Citizens State Bank v. Raven Trading Partners, Inc., 786 N.W.2d 274, 276 (Minn. 2010).
If fees will be owed, a Certificate of Real Estate Value (CRV) must accompany the Deed to be entitled to recording:

Subdivision 1. Requirement. Except as otherwise provided in subdivision 5 or 6, whenever any real estate is sold for a consideration in excess of $1,000, whether by warranty deed, quitclaim deed, contract for deed or any other method of sale, the grantor, grantee or the legal agent of either shall file a certificate of value with the county auditor in the county in which the property is located when the deed or other document is presented for recording.

Minn. Stat. § 272.115.
An Attorney General Opinion states that the Recorder may reject a document:

Register of deeds may refuse to file for record purported deeds which on their face disclose that they do not convey any interest in land because description therein is meaningless.
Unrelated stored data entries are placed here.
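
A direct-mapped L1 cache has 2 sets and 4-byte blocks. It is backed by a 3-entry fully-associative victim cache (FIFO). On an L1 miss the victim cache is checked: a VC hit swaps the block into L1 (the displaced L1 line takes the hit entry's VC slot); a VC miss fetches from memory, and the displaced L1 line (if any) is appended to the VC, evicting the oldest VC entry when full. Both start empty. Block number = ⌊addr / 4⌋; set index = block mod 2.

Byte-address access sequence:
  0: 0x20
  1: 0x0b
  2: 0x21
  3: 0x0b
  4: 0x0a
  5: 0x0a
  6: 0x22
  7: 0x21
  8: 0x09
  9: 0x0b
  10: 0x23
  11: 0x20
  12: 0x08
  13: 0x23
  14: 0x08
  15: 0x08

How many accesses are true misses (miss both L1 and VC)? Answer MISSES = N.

#0 0x20→b8/s0 MISS; vc=[]
#1 0xb→b2/s0 MISS; vc=[8]
#2 0x21→b8/s0 VC-HIT; vc=[2]
#3 0xb→b2/s0 VC-HIT; vc=[8]
#4 0xa→b2/s0 L1-HIT; vc=[8]
#5 0xa→b2/s0 L1-HIT; vc=[8]
#6 0x22→b8/s0 VC-HIT; vc=[2]
#7 0x21→b8/s0 L1-HIT; vc=[2]
#8 0x9→b2/s0 VC-HIT; vc=[8]
#9 0xb→b2/s0 L1-HIT; vc=[8]
#10 0x23→b8/s0 VC-HIT; vc=[2]
#11 0x20→b8/s0 L1-HIT; vc=[2]
#12 0x8→b2/s0 VC-HIT; vc=[8]
#13 0x23→b8/s0 VC-HIT; vc=[2]
#14 0x8→b2/s0 VC-HIT; vc=[8]
#15 0x8→b2/s0 L1-HIT; vc=[8]

MISSES = 2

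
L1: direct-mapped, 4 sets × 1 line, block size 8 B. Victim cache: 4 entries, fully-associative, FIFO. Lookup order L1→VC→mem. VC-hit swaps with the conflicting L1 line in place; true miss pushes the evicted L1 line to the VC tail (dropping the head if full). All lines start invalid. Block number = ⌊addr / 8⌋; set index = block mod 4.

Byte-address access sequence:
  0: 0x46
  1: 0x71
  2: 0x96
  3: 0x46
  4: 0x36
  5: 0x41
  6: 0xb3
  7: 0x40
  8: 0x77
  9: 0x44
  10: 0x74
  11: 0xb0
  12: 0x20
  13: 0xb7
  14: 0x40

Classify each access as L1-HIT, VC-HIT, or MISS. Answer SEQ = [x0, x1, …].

SEQ = [MISS, MISS, MISS, L1-HIT, MISS, L1-HIT, MISS, L1-HIT, VC-HIT, L1-HIT, L1-HIT, VC-HIT, MISS, L1-HIT, VC-HIT]

#0 0x46→b8/s0 MISS; vc=[]
#1 0x71→b14/s2 MISS; vc=[]
#2 0x96→b18/s2 MISS; vc=[14]
#3 0x46→b8/s0 L1-HIT; vc=[14]
#4 0x36→b6/s2 MISS; vc=[14,18]
#5 0x41→b8/s0 L1-HIT; vc=[14,18]
#6 0xb3→b22/s2 MISS; vc=[14,18,6]
#7 0x40→b8/s0 L1-HIT; vc=[14,18,6]
#8 0x77→b14/s2 VC-HIT; vc=[22,18,6]
#9 0x44→b8/s0 L1-HIT; vc=[22,18,6]
#10 0x74→b14/s2 L1-HIT; vc=[22,18,6]
#11 0xb0→b22/s2 VC-HIT; vc=[14,18,6]
#12 0x20→b4/s0 MISS; vc=[14,18,6,8]
#13 0xb7→b22/s2 L1-HIT; vc=[14,18,6,8]
#14 0x40→b8/s0 VC-HIT; vc=[14,18,6,4]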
Op.Atty.Gen.1928, No. 88, p. 92.

Where else may the Recorder reject an instrument properly? A recent Court of Appeals ruling discusses below what should be accepted; and what might constitute a wrongful rejection. Chamnic Enterprises, LLC v. Colonial Pac. Leasing Corp., A10-784, 2011 WL 1364277 (Minn. Ct. App. Apr. 12, 2011).


The Hennepin County Recorder’s website indicates that “most alterations (strikeout or lining through) are unacceptable on legal documents. Whiteout and correction tape are always unacceptable”. The Courts have occasionally dealt with altered documents. If there was no harm resulting directly from a proven alteration, the Courts typically would not disturb it.

A deed is merely the medium for the transfer of the title from the grantor to the grantee, and where its purpose is once fully accomplished its subsequent disposition cannot affect the title it has conveyed. It may be altered, mutilated, lost, or destroyed; its executory provisions may be rendered inoperative by fraudulent changes or otherwise; but the title which has passed by it will remain undisturbed…

…Title does pass and is not divested by the subsequent alteration, and, notwithstanding the unauthorized erasures or interlineations, it is open to the grantee named in the paper to show, by any competent evidence, the passing of title to him. In other words, he may and must show that a deed conveying the land to him was executed by the grantor named in the altered paper; he must prove the execution and contents of a deed, and this, of course, by the best evidence the case admits of. He cannot resort to parol evidence to prove the contents of a paper which has not been lost or physically destroyed, but, on the contrary, is then in his possession, and in court.

Robbins v. Hobart, 157 N.W. 908, 909-10 (Minn. 1916).
If, as plaintiff claims, McGuigan's name was in the deed at that time, title then passed to McGuigan and any subsequent alteration in the instrument would not revest the title in plaintiff, although it would destroy the force of the executory covenants in behalf of the party who made or caused such alterations.

Green v. Lidberg, 232 N.W. 511, 512 (Minn. 1930).
In another very early case, the drafter corrected the Section number in the legal description of a Mortgage, after execution. The Supreme Court upheld enforcement of a foreclosure. Ames v. Brown, (Minn. 1875).
The Attorney General has also weighed in on corrections to deeds:
Notwithstanding the lack of statutory authority for register of deeds to re-record an instrument, register of deeds may re-record a deed (a) in order to correct ministerial or clerical error where it clearly appears to register of deeds that such error was result of his recording of instrument and parties have requested that error be corrected, or (b) where deed as originally recorded was not then legally entitled to record and legal disability has since been removed without any alteration in deed as recorded.
Op.Atty.Gen., 373-B-9, Sept. 6, 1946.
Where there is error in recorded deed and new deed cannot be executed, as where one of grantors is deceased, register of deeds, on proper decree of court in action to reform deed, could be authorized and permitted to correct record so as to conform to decree.
Op.Atty.Gen., 373-B-9, Sept. 6, 1946, cited under Minn. Stat. Ann. § 507.24 (West).